Explaining the words “I will take you to Me as an “עם”, a people (Shemos 6:7), Rav Soloveitchik writes:
The political-historical unity as a nation is based on the conclusion of the covenant in Mitzrayim, which occurred even prior to the giving of the Torah at Sinai. This covenant forced upon us all one uniform historical fate. The Hebrew word עם Am, nation, is identical in spelling to the Hebrew word עם Im, with. Our fate of unity manifests itself through a historical indispensable union...No Jew can renounce his part of the unity...Religious Jews or irreligious Jews, all are included in one nation, which stands lonesome and in misery in a large and often antagonistic world...

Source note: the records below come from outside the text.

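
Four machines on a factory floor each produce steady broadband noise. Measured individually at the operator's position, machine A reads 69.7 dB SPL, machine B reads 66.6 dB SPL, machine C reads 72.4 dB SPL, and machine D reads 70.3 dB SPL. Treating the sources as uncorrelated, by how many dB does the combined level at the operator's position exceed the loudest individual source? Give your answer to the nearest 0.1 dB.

3.8 dB

Add the sources as powers (linear), then convert back to dB:
L_total = 10·log₁₀(10^(69.7/10) + 10^(66.6/10) + 10^(72.4/10) + 10^(70.3/10)) = 76.23 dB SPL.
Excess over the loudest (72.4 dB): 76.23 − 72.4 = 3.8 dB.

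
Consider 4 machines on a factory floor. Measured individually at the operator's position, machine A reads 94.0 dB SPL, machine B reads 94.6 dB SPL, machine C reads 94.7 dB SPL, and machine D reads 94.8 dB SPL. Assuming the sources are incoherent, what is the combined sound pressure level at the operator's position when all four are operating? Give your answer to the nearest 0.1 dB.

Add the sources as powers (linear), then convert back to dB:
L_total = 10·log₁₀(10^(94.0/10) + 10^(94.6/10) + 10^(94.7/10) + 10^(94.8/10)) = 10·log₁₀(11367000000) = 100.6 dB SPL.

100.6 dB SPL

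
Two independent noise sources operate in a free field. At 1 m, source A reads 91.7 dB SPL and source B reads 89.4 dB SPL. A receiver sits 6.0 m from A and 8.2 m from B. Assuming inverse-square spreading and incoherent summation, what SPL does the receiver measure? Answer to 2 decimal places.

77.33 dB SPL

At the listener: L_A = 91.7 − 20·log₁₀(6.0) = 76.137 dB; L_B = 89.4 − 20·log₁₀(8.2) = 71.124 dB.
Combined: 10·log₁₀(10^(76.137/10)+10^(71.124/10)) = 77.33 dB SPL.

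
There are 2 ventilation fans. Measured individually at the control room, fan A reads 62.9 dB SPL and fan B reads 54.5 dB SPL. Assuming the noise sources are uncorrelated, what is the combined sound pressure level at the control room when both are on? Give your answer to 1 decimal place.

63.5 dB SPL

Incoherent sources sum as intensities:
L_total = 10·log₁₀(10^(62.9/10) + 10^(54.5/10)) = 10·log₁₀(2232000) = 63.5 dB SPL.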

In the ashes of the crematoria, the ashes of the Chasidim and pious Jews were put together with the ashes of the radicals and the atheists. And we all must fight the enemy, who does not differentiate between those who believe in God and those who reject Him.
The secret to a strong Am Yisrael is a sense of Im Yisrael, being in it together, united, loyal, giving one another the benefit of the doubt, and judging each other favorably.
The Torah relates that at the end of the first day of creation, ויהי ערב ויהי בוקר, יום אחד – “It was evening and it was morning; the first day” (1:5). Rav Zev of Strikov advances a beautiful chassidic reading of this pasuk. ערב (evening) represents the gloom of exile, periods when we are thrust into “darkness,” struggling, suffering, and in distress. בוקר (morning), then, symbolizes the “light” of the redemption, the joy of salvation. The way we proceed from ערב to בוקר, from the darkness of suffering to the light of redemption, is יום אחד – having days of oneness, days of achdus, unity, togetherness.
This is a major gut check moment for those who live outside of Israel. Do we feel connected to the plight of our brothers and sisters there? Are we in profound pain by the events unfolding? Are our lives severely interrupted and different while this is going on?